Relief comes when David invites Stevie and her friends to join him for study abroad, and his new friend Izzy introduces her to a double-murder cold case. In 1995, nine friends from Cambridge University went to a country house and played a drunken game of hide-and-seek. Two were found in the woodshed the next day, murdered with an ax.
The case was assumed to be a burglary gone wrong, but one of the remaining seven saw something she can’t explain. This was no break-in. Someone’s lying about what happened in the woodshed.
Seven suspects. Two murders. One killer still playing a deadly game.
Review: I do not watch BookToks much. But I did see this novel recommended on it and then when I saw it at the airport on my way to Phoenix, Arizona, I bought it spur of the moment. I didn't think about the fact that it is book 5 in the Truly Devious series. Ugh. Actually though, it didn't seem to matter that I hadn't read the first 4 books.

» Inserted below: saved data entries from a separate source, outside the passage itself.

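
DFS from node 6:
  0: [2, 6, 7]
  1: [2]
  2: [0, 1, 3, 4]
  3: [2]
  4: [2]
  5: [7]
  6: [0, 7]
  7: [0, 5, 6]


Visit 6, push [7, 0]
Visit 0, push [7, 2]
Visit 2, push [4, 3, 1]
Visit 1, push []
Visit 3, push []
Visit 4, push []
Visit 7, push [5]
Visit 5, push []

DFS order: [6, 0, 2, 1, 3, 4, 7, 5]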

This is a quick read even though it's well over 400 pages, partly because it's YA and partly because it just flows quickly. Like any good mystery, I wanted to know who done it, how they did it, and why. It is totally ridiculous that some high school student is the one who figures it all out? Yes. Do I care? Not so much.
The mystery is well done and that fact that there are nine friends means there are many possibilities for a murderer. And, adding in the visiting Americans means there is a good size cast with lots of moving parts and clues that can be dropped.
The thing that I liked best about this novel is that Johnson did a fantastic job of the novel's place: London. Her descriptions are spot on for travel, visuals, smells, feelings, language, and more. As someone who knows London well, I really enjoyed that aspect of it.